Entre líneas, este sentimiento, la amistad, está en nuestro lenguaje cotidiano, en nuestro corazón…desde la niñez.
Ha cambiado de caras, ha cambiado de intensidad, pero nos ha acompañado siempre.
Nunca he sentido mayor pesar por nadie sino el día que una persona me dijo sin ningún sentimiento de dolor «que no tenía amigos«.
No comprendo como se pueda vivir sin ellos.
Damos, recibimos, nos acompañan, son sinceros, respetan, son elegidos, con la libertad y el bienestar que da la elección de un sentimiento cercano, humano, y vital.
La amistad ha cambiado de exigencias…siendo niños, nos pedía risas, juegos, complicidad y se las dábamos, sin exigir nada más.
Con la madurez, no exigimos, aceptamos al otro, precisamente porque en esa aceptación, está la magia de la amistad.
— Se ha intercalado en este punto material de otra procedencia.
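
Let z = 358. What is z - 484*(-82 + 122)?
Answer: -19002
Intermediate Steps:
z - 484*(-82 + 122) = 358 - 484*(-82 + 122) = 358 - 484*40 = 358 - 19360 = -19002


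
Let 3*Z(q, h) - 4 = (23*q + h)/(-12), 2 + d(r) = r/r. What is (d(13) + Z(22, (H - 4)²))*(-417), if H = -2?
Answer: 36835/6 ≈ 6139.2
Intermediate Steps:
d(r) = -1 (d(r) = -2 + r/r = -2 + 1 = -1)
Z(q, h) = 4/3 - 23*q/36 - h/36 (Z(q, h) = 4/3 + ((23*q + h)/(-12))/3 = 4/3 + ((h + 23*q)*(-1/12))/3 = 4/3 + (-23*q/12 - h/12)/3 = 4/3 + (-23*q/36 - h/36) = 4/3 - 23*q/36 - h/36)
(d(13) + Z(22, (H - 4)²))*(-417) = (-1 + (4/3 - 23/36*22 - (-2 - 4)²/36))*(-417) = (-1 + (4/3 - 253/18 - 1/36*(-6)²))*(-417) = (-1 + (4/3 - 253/18 - 1/36*36))*(-417) = (-1 + (4/3 - 253/18 - 1))*(-417) = (-1 - 247/18)*(-417) = -265/18*(-417) = 36835/6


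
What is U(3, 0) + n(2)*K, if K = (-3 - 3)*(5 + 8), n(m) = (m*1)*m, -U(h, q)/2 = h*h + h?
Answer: -336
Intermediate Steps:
U(h, q) = -2*h - 2*h² (U(h, q) = -2*(h*h + h) = -2*(h² + h) = -2*(h + h²) = -2*h - 2*h²)
n(m) = m² (n(m) = m*m = m²)
K = -78 (K = -6*13 = -78)
U(3, 0) + n(2)*K = -2*3*(1 + 3) + 2²*(-78) = -2*3*4 + 4*(-78) = -24 - 312 = -336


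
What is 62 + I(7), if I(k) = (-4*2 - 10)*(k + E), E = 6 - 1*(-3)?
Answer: -226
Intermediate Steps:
E = 9 (E = 6 + 3 = 9)
I(k) = -162 - 18*k (I(k) = (-4*2 - 10)*(k + 9) = (-8 - 10)*(9 + k) = -18*(9 + k) = -162 - 18*k)
62 + I(7) = 62 + (-162 - 18*7) = 62 + (-162 - 126) = 62 - 288 = -226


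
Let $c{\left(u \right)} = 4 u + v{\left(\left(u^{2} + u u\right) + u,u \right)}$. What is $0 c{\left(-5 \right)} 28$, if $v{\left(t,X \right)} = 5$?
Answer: $0$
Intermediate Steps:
$c{\left(u \right)} = 5 + 4 u$ ($c{\left(u \right)} = 4 u + 5 = 5 + 4 u$)
$0 c{\left(-5 \right)} 28 = 0 \left(5 + 4 \left(-5\right)\right) 28 = 0 \left(5 - 20\right) 28 = 0 \left(-15\right) 28 = 0 \cdot 28 = 0$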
En ese “estoy ahí” radica la belleza de este sentimiento.
A través de los años, los amigos han ido y venido, nos han enriquecido, y acompañado y siempre nos queda la esperanza de que se haya llevado un poquito nuestro, en sus vidas.
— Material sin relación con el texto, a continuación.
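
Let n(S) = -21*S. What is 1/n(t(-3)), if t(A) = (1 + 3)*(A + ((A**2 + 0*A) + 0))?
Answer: -1/504 ≈ -0.0019841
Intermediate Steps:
t(A) = 4*A + 4*A**2 (t(A) = 4*(A + ((A**2 + 0) + 0)) = 4*(A + (A**2 + 0)) = 4*(A + A**2) = 4*A + 4*A**2)
1/n(t(-3)) = 1/(-84*(-3)*(1 - 3)) = 1/(-84*(-3)*(-2)) = 1/(-21*24) = 1/(-504) = -1/504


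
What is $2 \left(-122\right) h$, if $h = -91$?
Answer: $22204$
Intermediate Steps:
$2 \left(-122\right) h = 2 \left(-122\right) \left(-91\right) = \left(-244\right) \left(-91\right) = 22204$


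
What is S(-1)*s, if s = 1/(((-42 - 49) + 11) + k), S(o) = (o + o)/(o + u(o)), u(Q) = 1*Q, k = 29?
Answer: -1/51 ≈ -0.019608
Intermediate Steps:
u(Q) = Q
S(o) = 1 (S(o) = (o + o)/(o + o) = (2*o)/((2*o)) = (2*o)*(1/(2*o)) = 1)
s = -1/51 (s = 1/(((-42 - 49) + 11) + 29) = 1/((-91 + 11) + 29) = 1/(-80 + 29) = 1/(-51) = -1/51 ≈ -0.019608)
S(-1)*s = 1*(-1/51) = -1/51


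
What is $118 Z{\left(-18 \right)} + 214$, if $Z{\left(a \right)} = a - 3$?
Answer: $-2264$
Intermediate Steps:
$Z{\left(a \right)} = -3 + a$
$118 Z{\left(-18 \right)} + 214 = 118 \left(-3 - 18\right) + 214 = 118 \left(-21\right) + 214 = -2478 + 214 = -2264$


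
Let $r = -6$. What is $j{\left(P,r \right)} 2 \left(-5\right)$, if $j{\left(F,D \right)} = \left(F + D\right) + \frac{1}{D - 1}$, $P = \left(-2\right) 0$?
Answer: $\frac{430}{7} \approx 61.429$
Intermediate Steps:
$P = 0$
$j{\left(F,D \right)} = D + F + \frac{1}{-1 + D}$ ($j{\left(F,D \right)} = \left(D + F\right) + \frac{1}{-1 + D} = D + F + \frac{1}{-1 + D}$)
$j{\left(P,r \right)} 2 \left(-5\right) = \frac{1 + \left(-6\right)^{2} - -6 - 0 - 0}{-1 - 6} \cdot 2 \left(-5\right) = \frac{1 + 36 + 6 + 0 + 0}{-7} \cdot 2 \left(-5\right) = \left(- \frac{1}{7}\right) 43 \cdot 2 \left(-5\right) = \left(- \frac{43}{7}\right) 2 \left(-5\right) = \left(- \frac{86}{7}\right) \left(-5\right) = \frac{430}{7}$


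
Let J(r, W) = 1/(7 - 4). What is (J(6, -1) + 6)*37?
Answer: 703/3 ≈ 234.33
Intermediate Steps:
J(r, W) = 1/3
(J(6, -1) + 6)*37 = (1/3 + 6)*37 = (19/3)*37 = 703/3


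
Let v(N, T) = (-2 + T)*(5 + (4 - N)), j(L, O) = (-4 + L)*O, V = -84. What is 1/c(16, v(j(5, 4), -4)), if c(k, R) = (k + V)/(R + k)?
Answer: 7/34 ≈ 0.20588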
A veces, al pasar del tiempo, alguien te repite textualmente una frase que un día le dijiste, y ni siquiera recuerdas haberla dicho, pero la reconoces por el tintineo que deja en tus oídos.
Ese simple: » tu voz irá conmigo» ha hecho que mis palabras, o las suyas hayan quedado en la memoria, para acompañarnos y hacernos sentir unidos, cercanos, con cada uno de nuestros amigos, cuando evocamos su imagen, su voz, sus palabras.
Nunca he concebido la vida sin amistad… sin que nos acompañen en trechos del camino, en silencio, a gritos, con risas, con dolor, con presencia o sin ella.
El aprendizaje de amar a cada amigo es duro y simple a la vez, porque cada uno es diferente, cada uno da y pide de una forma distinta, pero cada uno también, nos da gramos de felicidad de una forma diferente.
Sin egoísmo, sin exigencias, sin razones ocultas, ellos están ahí.
Es un sentimiento dulce, tenue, vivo, la amistad.
Su voz….ha ido siempre conmigo como mi mayor tesoro.